Doch der Geschmack steht für den Verkaufserfolg eines Bieres gar nicht an erster Stelle, weiß Konsumforscher Birnbaum. Viel wichtiger sei das Image, das 'Lebensgefühl', das mit der Biermarke vermittelt werde. Und da müsse Beck's als globale Marke, die den Massengeschmack von Millionen Konsumenten weltweit treffen soll, eben auch eine international passende Ansprache finden.
Bedeutung der Heimat
'Klar, Tradition ist ein wichtiger Wert', räumt Oliver Bartelt, Marketingmann bei InBev in Bremen ein.
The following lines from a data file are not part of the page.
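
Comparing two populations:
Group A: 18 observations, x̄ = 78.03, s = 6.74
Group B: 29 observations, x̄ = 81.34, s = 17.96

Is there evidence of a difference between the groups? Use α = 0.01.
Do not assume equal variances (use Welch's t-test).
Welch's two-sample t-test:
H₀: μ₁ = μ₂
H₁: μ₁ ≠ μ₂
s₁²/n₁ = 6.74²/18 = 2.5238,  s₂²/n₂ = 17.96²/29 = 11.1228
SE = √(s₁²/n₁ + s₂²/n₂) = √(2.5238 + 11.1228) = 3.6941
df (Welch-Satterthwaite) = (s₁²/n₁ + s₂²/n₂)² / [(s₁²/n₁)²/(n₁-1) + (s₂²/n₂)²/(n₂-1)] ≈ 38.85
t = (x̄₁ - x̄₂) / SE = (78.03 - 81.34) / 3.6941 = -3.31 / 3.6941 = -0.896
p-value = 0.3758

Since p-value > α = 0.01, we fail to reject H₀.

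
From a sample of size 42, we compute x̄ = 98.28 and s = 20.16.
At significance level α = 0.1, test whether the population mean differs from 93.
One-sample t-test:
H₀: μ = 93
H₁: μ ≠ 93
df = n - 1 = 41
t = (x̄ - μ₀) / (s/√n) = (98.28 - 93) / (20.16/√42) = 1.697
p-value = 0.0972

Since p-value < α = 0.1, we reject H₀.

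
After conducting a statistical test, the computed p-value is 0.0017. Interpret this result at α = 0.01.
Since p = 0.0017 < α = 0.01, reject H₀.
There is sufficient evidence to reject the null hypothesis; the result is statistically significant at the 0.01 level.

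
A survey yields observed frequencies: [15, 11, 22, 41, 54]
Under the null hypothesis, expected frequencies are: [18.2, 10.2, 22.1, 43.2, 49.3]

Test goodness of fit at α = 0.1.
Chi-square goodness of fit test:
H₀: observed counts match expected distribution
H₁: observed counts differ from expected distribution
df = k - 1 = 4
χ² = Σ(O - E)²/E
   = (15 - 18.2)²/18.2 + (11 - 10.2)²/10.2 + (22 - 22.1)²/22.1 + (41 - 43.2)²/43.2 + (54 - 49.3)²/49.3
   = 0.563 + 0.063 + 0.000 + 0.112 + 0.448
   = 1.19
p-value = 0.8804

Since p-value > α = 0.1, we fail to reject H₀.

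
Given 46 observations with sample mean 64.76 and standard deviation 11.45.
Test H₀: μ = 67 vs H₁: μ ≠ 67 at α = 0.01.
One-sample t-test:
H₀: μ = 67
H₁: μ ≠ 67
df = n - 1 = 45
t = (x̄ - μ₀) / (s/√n) = (64.76 - 67) / (11.45/√46) = -1.327
p-value = 0.1913

Since p-value > α = 0.01, we fail to reject H₀.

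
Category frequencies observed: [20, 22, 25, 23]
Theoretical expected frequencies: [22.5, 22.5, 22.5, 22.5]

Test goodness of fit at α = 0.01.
Chi-square goodness of fit test:
H₀: observed counts match expected distribution
H₁: observed counts differ from expected distribution
df = k - 1 = 3
χ² = Σ(O - E)²/E
   = (20 - 22.5)²/22.5 + (22 - 22.5)²/22.5 + (25 - 22.5)²/22.5 + (23 - 22.5)²/22.5
   = 0.278 + 0.011 + 0.278 + 0.011
   = 0.58
p-value = 0.9015

Since p-value > α = 0.01, we fail to reject H₀.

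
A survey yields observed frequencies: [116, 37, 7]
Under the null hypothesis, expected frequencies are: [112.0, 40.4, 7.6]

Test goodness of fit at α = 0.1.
Chi-square goodness of fit test:
H₀: observed counts match expected distribution
H₁: observed counts differ from expected distribution
df = k - 1 = 2
χ² = Σ(O - E)²/E
   = (116 - 112.0)²/112.0 + (37 - 40.4)²/40.4 + (7 - 7.6)²/7.6
   = 0.143 + 0.286 + 0.047
   = 0.48
p-value = 0.7881

Since p-value > α = 0.1, we fail to reject H₀.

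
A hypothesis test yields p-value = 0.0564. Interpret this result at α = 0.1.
Since p = 0.0564 < α = 0.1, reject H₀.
There is sufficient evidence to reject the null hypothesis; the result is statistically significant at the 0.1 level.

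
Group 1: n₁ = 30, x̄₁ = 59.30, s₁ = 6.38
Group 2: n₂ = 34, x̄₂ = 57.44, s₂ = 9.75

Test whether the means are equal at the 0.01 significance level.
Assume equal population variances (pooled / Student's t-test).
Student's two-sample t-test (equal variances):
H₀: μ₁ = μ₂
H₁: μ₁ ≠ μ₂
df = n₁ + n₂ - 2 = 62
Pooled variance s_p² = [(n₁-1)s₁² + (n₂-1)s₂²] / (n₁ + n₂ - 2) = [(29)(6.38²) + (33)(9.75²)] / 62 = 69.6369
SE = √(s_p²(1/n₁ + 1/n₂)) = √(69.6369 × (1/30 + 1/34)) = 2.0903
t = (x̄₁ - x̄₂) / SE = (59.30 - 57.44) / 2.0903 = 1.86 / 2.0903 = 0.890
p-value = 0.3770

Since p-value > α = 0.01, we fail to reject H₀.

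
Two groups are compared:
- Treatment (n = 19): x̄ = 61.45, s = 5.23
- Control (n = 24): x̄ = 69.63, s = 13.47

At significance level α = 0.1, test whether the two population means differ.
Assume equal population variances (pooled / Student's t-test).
Student's two-sample t-test (equal variances):
H₀: μ₁ = μ₂
H₁: μ₁ ≠ μ₂
df = n₁ + n₂ - 2 = 41
Pooled variance s_p² = [(n₁-1)s₁² + (n₂-1)s₂²] / (n₁ + n₂ - 2) = [(18)(5.23²) + (23)(13.47²)] / 41 = 113.7925
SE = √(s_p²(1/n₁ + 1/n₂)) = √(113.7925 × (1/19 + 1/24)) = 3.2757
t = (x̄₁ - x̄₂) / SE = (61.45 - 69.63) / 3.2757 = -8.18 / 3.2757 = -2.497
p-value = 0.0166

Since p-value < α = 0.1, we reject H₀.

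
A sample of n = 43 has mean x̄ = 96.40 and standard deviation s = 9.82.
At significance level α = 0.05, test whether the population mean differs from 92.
One-sample t-test:
H₀: μ = 92
H₁: μ ≠ 92
df = n - 1 = 42
t = (x̄ - μ₀) / (s/√n) = (96.40 - 92) / (9.82/√43) = 2.938
p-value = 0.0053

Since p-value < α = 0.05, we reject H₀.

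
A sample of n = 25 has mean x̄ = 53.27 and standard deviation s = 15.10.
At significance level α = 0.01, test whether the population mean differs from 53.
One-sample t-test:
H₀: μ = 53
H₁: μ ≠ 53
df = n - 1 = 24
t = (x̄ - μ₀) / (s/√n) = (53.27 - 53) / (15.10/√25) = 0.089
p-value = 0.9295

Since p-value > α = 0.01, we fail to reject H₀.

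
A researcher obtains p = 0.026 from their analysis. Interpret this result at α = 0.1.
Since p = 0.026 < α = 0.1, reject H₀.
There is sufficient evidence to reject the null hypothesis; the result is statistically significant at the 0.1 level.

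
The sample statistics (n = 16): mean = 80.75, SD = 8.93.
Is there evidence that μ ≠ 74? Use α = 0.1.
One-sample t-test:
H₀: μ = 74
H₁: μ ≠ 74
df = n - 1 = 15
t = (x̄ - μ₀) / (s/√n) = (80.75 - 74) / (8.93/√16) = 3.024
p-value = 0.0086

Since p-value < α = 0.1, we reject H₀.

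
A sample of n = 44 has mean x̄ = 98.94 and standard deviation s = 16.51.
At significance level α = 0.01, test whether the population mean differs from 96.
One-sample t-test:
H₀: μ = 96
H₁: μ ≠ 96
df = n - 1 = 43
t = (x̄ - μ₀) / (s/√n) = (98.94 - 96) / (16.51/√44) = 1.181
p-value = 0.2440

Since p-value > α = 0.01, we fail to reject H₀.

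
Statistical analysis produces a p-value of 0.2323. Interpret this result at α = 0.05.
Since p = 0.2323 > α = 0.05, fail to reject H₀.
There is insufficient evidence to reject the null hypothesis; the result is not statistically significant at the 0.05 level.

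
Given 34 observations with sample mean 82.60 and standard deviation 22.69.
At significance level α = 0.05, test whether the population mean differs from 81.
One-sample t-test:
H₀: μ = 81
H₁: μ ≠ 81
df = n - 1 = 33
t = (x̄ - μ₀) / (s/√n) = (82.60 - 81) / (22.69/√34) = 0.411
p-value = 0.6836

Since p-value > α = 0.05, we fail to reject H₀.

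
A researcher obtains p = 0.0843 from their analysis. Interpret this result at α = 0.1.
Since p = 0.0843 < α = 0.1, reject H₀.
There is sufficient evidence to reject the null hypothesis; the result is statistically significant at the 0.1 level.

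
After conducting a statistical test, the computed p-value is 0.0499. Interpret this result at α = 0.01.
Since p = 0.0499 > α = 0.01, fail to reject H₀.
There is insufficient evidence to reject the null hypothesis; the result is not statistically significant at the 0.01 level.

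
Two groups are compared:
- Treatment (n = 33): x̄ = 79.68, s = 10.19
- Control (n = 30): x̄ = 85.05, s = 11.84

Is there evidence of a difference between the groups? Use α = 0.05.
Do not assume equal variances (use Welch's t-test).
Welch's two-sample t-test:
H₀: μ₁ = μ₂
H₁: μ₁ ≠ μ₂
s₁²/n₁ = 10.19²/33 = 3.1465,  s₂²/n₂ = 11.84²/30 = 4.6729
SE = √(s₁²/n₁ + s₂²/n₂) = √(3.1465 + 4.6729) = 2.7963
df (Welch-Satterthwaite) = (s₁²/n₁ + s₂²/n₂)² / [(s₁²/n₁)²/(n₁-1) + (s₂²/n₂)²/(n₂-1)] ≈ 57.55
t = (x̄₁ - x̄₂) / SE = (79.68 - 85.05) / 2.7963 = -5.37 / 2.7963 = -1.920
p-value = 0.0598

Since p-value > α = 0.05, we fail to reject H₀.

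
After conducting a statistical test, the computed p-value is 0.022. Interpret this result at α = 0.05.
Since p = 0.022 < α = 0.05, reject H₀.
There is sufficient evidence to reject the null hypothesis; the result is statistically significant at the 0.05 level.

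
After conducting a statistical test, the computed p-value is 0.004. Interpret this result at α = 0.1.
Since p = 0.004 < α = 0.1, reject H₀.
There is sufficient evidence to reject the null hypothesis; the result is statistically significant at the 0.1 level.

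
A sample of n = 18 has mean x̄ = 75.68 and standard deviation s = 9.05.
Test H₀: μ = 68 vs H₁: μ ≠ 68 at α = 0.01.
One-sample t-test:
H₀: μ = 68
H₁: μ ≠ 68
df = n - 1 = 17
t = (x̄ - μ₀) / (s/√n) = (75.68 - 68) / (9.05/√18) = 3.600
p-value = 0.0022

Since p-value < α = 0.01, we reject H₀.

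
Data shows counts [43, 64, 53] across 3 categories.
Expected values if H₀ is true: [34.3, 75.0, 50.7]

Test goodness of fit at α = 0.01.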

Aber Heimatverbundenheit und Tradition, das klinge eben schnell ein bisschen 'angestaubt'. Dass beides keine Verkaufswerte für sich sind, beweise die Entwicklung der InBev-eigenen Regionalmarken wie Diebels oder Löwenbräu. 'Beides Marken, die eher mit traditionellem Heimataspekt daherkommen. Gerade die haben Probleme', sagt Bartelt. Beck's als 'moderne Marke, die eine weltoffene, aktive Zielgruppe anspricht', habe dagegen im vergangenen Jahr erstmals und auch nur 'marginal' verloren - nach einem Plus von fünf Prozent im Vorjahr. 'Das zeigt doch, dass unser Konzept funktioniert.'
Nach wie vor ziert das Motiv des Bremer Schlüssels das Etikett auf den grünen Flaschen. 'Aber die Ansprache erfolgt über andere Bilder' betont Bartelt. In den vergangenen Jahren war es der Dreimaster 'Alexander von Humboldt', unter dessen grünen Segeln junge, ausgelassene Menschen fröhlich ihrer Freiheit auf den Meeren zuprosteten. Heute sind es die Lifestyle-Themen Mode, Design und Musik, mit denen die Marke Beck's bei den Konsumenten punkten soll. So werden etwa Nachwuchstalente gefördert und Musik- und Modefestivals gesponsert. 'Beck's steht für Freiheit, für Individualität und Internationalität', formuliert es Bartelt. Darin unterscheide sich ein Premiumprodukt auch von Billigbieren - oder Preis-Einstiegs-Bieren, wie sie in Brauerkreisen genannt werden. 'Die haben diese Emotionen nicht. Da ist der Preis das einzig Entscheidende', sagt Bartelt. 'Ein Beck's-Käufer dagegen will ein Produkt haben, mit dem er gleichzeitig auch ein Lebensgefühl einkauft, mit dem er sich wohlfühlen kann und mit dem er sich identifiziert.'
Für Konsumforscher Birnbaum ein wesentlicher Grund dafür, warum viele Markenprodukte auch in der Krise nichts eingebüßt haben. 'Wir haben gesehen, dass Marken, die einen bestimmten Mehrwert vermitteln und kommunizieren, in der Krise sogar profitiert haben.' Der Verbraucher habe in der Vergangenheit viele Dinge gekauft, die billig aber unnütz waren. 'Heute kauft er bewusster. Und davon profitieren Marken.'
Das gelte auch für den Biermarkt. Der Siegeszug des Billigbieres vor einigen Jahren sei jedenfalls nicht zu Lasten der Premium-Marken gegangen. Bier für maximal fünf Euro pro Kiste macht laut Birnbaum mengenmäßig derzeit etwa 30 Prozent aus. Der Gesamtmarkt für das Billigbier stagniere aber seit zwei, drei Jahren. Einen Austausch gebe es allerdings auf Seiten der Akteure. Oettinger, der deutsche Riese im Niedrig-Preis-Segment, verliere zur Zeit wieder. Stattdessen gebe es immer mehr Handelsmarken, die diese Lücke füllen. Dass dabei zum Teil auch die Markenbrauereien mitmischen, ist kein Geheimnis. Einige verdingen sich als Lohnabfüller für große Discounter und produzieren unter einem Decknamen auch günstigere Handelsware, weiß Huhnholz. Technisch sei das kein Problem: 'Es gibt einige Brauereien, die sechs Marken in zwei Sudhäusern produzieren.' Andere steigen mit eigenem Namen offensiv ins Billigbier-Geschäft ein und versuchen auf diese Weise, der Konkurrenz Marktanteile abzujagen.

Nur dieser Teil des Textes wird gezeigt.